Zrzucając z siebie odpowiedzialność, pracownicy Google’a stwierdzili, że to twórca gry jest odpowiedzialny za dokonanie zwrotu pieniędzy w preferowany przez użytkowniczkę sposób. Przedstawiciele Zyngi nie zgodzili się jednak z takim zarzutem. Podkreślono, że producent aplikacji wystawionych w sklepie Google Play nie ma dostępu do informacji o płatnościach dokonywanych przez użytkowniczkę, a sam proces zwrotu jest zarządzany na zasadach amerykańskiego giganta technologicznego. I producent aplikacji nie ma nad nim żadnej kontroli.
Odbijanie piłeczki
Efekt tego odsyłania użytkowniczki z jednego wirtualnego okienka do drugiego jest taki, że od 15 lutego 2021 r. nie może ona rozporządzać własnymi pieniędzmi w preferowany przez siebie sposób.
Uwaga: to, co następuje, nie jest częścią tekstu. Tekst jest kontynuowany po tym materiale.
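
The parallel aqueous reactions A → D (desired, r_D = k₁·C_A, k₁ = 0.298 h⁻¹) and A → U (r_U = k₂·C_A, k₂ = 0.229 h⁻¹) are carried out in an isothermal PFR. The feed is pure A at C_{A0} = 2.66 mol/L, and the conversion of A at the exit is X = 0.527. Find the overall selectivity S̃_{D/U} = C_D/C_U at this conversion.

1.30

C_A = C_{A0}(1−X) = 1.258 mol/L.
Both paths are first order in A, so the instantaneous fraction to D is constant: dC_D/d(−C_A) = k₁/(k₁+k₂) = 0.5655.
C_D = 0.5655·(C_{A0}−C_A) = 0.5655×1.402 = 0.793 mol/L.
C_U = (C_{A0}−C_A)−C_D = 0.6091 mol/L; S̃_{D/U} = 0.7927/0.6091 = 1.30.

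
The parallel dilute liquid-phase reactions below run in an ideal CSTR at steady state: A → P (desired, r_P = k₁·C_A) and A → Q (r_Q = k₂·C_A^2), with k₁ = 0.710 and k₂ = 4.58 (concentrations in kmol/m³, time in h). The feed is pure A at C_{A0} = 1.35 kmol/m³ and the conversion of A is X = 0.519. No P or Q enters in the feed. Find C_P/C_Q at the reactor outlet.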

Czytelniczka mówi nam, że czuje się wprowadzona w błąd i nie rozumie, dlaczego polscy użytkownicy są traktowani gorzej niż ci w innych krajach.
– Skoro amerykańska korporacja nie ma problemu z wyciągnięciem ręki po pieniądze Polaków, to tak samo powinna im móc je zwrócić w razie uzasadnionego żądania – uważa kobieta.
Staraliśmy się wyjaśnić tę sprawę z biurem prasowym rodzimego oddziału Google’a, jednak bez skutku. Zostaliśmy zarzuceni publicznie dostępnymi, acz niezbyt pomocnymi materiałami dotyczącymi polityki zwrotów. W celu sprecyzowanej pomocy przedstawiciele firmy domagali się ujawnienia tożsamości użytkowniczki, czego oczywiście zrobić nie mogliśmy.
Trudno ustalić, jak wielu internautów boryka się z podobnym problemem. W marcu 2020 r. na stronie www.support.google.com zadano pytanie o możliwość wypłaty środków z salda Google Play na konto bankowe. Do pytania przyłączyło się 270 użytkowników. Pracownicy firmy nie byli im jednak w stanie udzielić żadnej pomocnej odpowiedzi.
Poprosiliśmy więc o komentarz prawników. Przyznają oni, że sytuacja czytelniczki oraz innych użytkowników jest trudna, a działania gigantów technologicznych niezrozumiałe.
– Bazując na lekturze korespondencji czytelniczki oraz warunków korzystania z usług Google’a, wyłania się mało transparentny model reklamacji, gdzie klient odsyłany jest do kilku różnych opracowań – ocenia dr Jacek Markowski, adwokat specjalizujący się w branży gier komputerowych. W wątpliwość podaje on wynikające z wiadomości twórcy aplikacji oraz właściciela sklepu elektronicznego wzajemne odsyłanie do drugiej strony w obszarze odpowiedzialności, niedające satysfakcjonującej drogi do rozstrzygnięcia konsumenckiego problemu.
Wtóruje mu dr Michał Mostowik, adwokat i starszy prawnik w kancelarii DLK Legal.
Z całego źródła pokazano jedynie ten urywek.